# Where to live?



## fianna

I'll be moving to HK in mid april and have started looking into areas to live. Husband will be working somewhere near Yuen Long but I would really really want to send my son to a nursery on the island( Montessori). Where would be the best place to live so the commute to work for my husband is not long and I can also travel to the island. Is it feasible or am I day dreaming?

thanks


----------



## JWilliamson

You have many choices, look at a map of the city. JW


----------



## dunmovin

fianna said:


> I'll be moving to HK in mid april and have started looking into areas to live. Husband will be working somewhere near Yuen Long but I would really really want to send my son to a nursery on the island( Montessori). Where would be the best place to live so the commute to work for my husband is not long and I can also travel to the island. Is it feasible or am I day dreaming?
> 
> thanks


Sorry to have to say this, but Yuen Long and Central.....one of you is not going to have an "easy" commute. Look at the rail map, see if there is a place with mtr/westrail crossover points, which suits your needs/budget.


----------



## fianna

Thank you, I have looked around( actually I spend all my days on google maps now) and there doesn't seem to be a solution to my issue. I'll have to give up on the nursery in the island and go for a normal nursery. We'll probably look into settling in the Gold Coast area as it's reasonably close to husband's workplace. Can I have any input on the Gold Coast residences or the nearby compounds?

thank you


----------



## dunmovin

sorry can't help with that. It was never an area that had any interest in.


----------



## rosaH

We lived in Gold Coast, it's quite OK with a big pool, but I dont really like HK


----------



## Joelle168

I'll be moving to yuen long next month, and will stay working in central. The commute will be longer, but definitely not abnormally long. By bus, it's only a 50minutes ride. Yuen long has a good transportation network, at least much better than gold coast to be quite frank!


----------



## JWilliamson

50 mins from home to work door or 50 mins from in the bus to out of the bus?


----------



## Joelle168

JWilliamson said:


> 50 mins from home to work door or 50 mins from in the bus to out of the bus?

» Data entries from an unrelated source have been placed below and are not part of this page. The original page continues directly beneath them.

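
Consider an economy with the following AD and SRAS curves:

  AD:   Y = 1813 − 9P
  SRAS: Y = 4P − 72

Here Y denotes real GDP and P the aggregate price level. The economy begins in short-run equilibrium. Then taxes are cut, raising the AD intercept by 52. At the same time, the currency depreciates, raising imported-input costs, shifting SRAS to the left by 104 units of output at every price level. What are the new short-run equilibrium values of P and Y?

P = 157, Y = 452

After both shocks: AD is Y = 1865 − 9P and SRAS is Y = 4P − 176.
Setting them equal: 2041 = 13P, so P = 157.
Y = 1865 − 9·157 = 452.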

That would only be the busride...


----------



## JWilliamson

Cause for me to reach the MTR train I have to walk 20 mins and that is not counting waiting for the elevator down from my flat and then the walk from the train to work is another 12 mins.


----------



## Joelle168

JWilliamson said:


> Cause for me to reach the MTR train I have to walk 20 mins and that is not counting waiting for the elevator down from my flat and then the walk from the train to work is another 12 mins.


I see...whereabouts do you work in central? and where do you live in yuen long>?


----------



## JWilliamson

I myself live in Kowloon and i head to Central for work.


----------



## Joelle168

And you're just looking to move?


----------



## JWilliamson

Not me at the moment but the time it takes to go from one place to another does take time.


----------



## fianna

I've moved temporarily at the Gold Coast and I really like it. But it's just to far from everything it seems. Are there any other estates similar to the Gold Coast worth looking at? We like the outdoor and the facilities, plus the convenience of the little plaza with a few restaurants and shops.


----------



## JWilliamson

In order to have the space needed you will usually have to go further away from the city. In the new NT in the North of Hong Kong there are many estates that can offer you that. JW


----------



## fianna

JWilliamson said:


> In order to have the space needed you will usually have to go further away from the city. In the new NT in the North of Hong Kong there are many estates that can offer you that. JW


What is the new NT? Is it the Tai Po area? or Yuen Long?


----------



## JWilliamson

New Territories - Wikipedia, the free encyclopedia


New Territories


new territories - Google Maps


----------



## Joelle168

How about Yoho Midtown> More expensive, but much more convenient in my opinion. And in the future, you will have a large shopping mall at your doorstep.


----------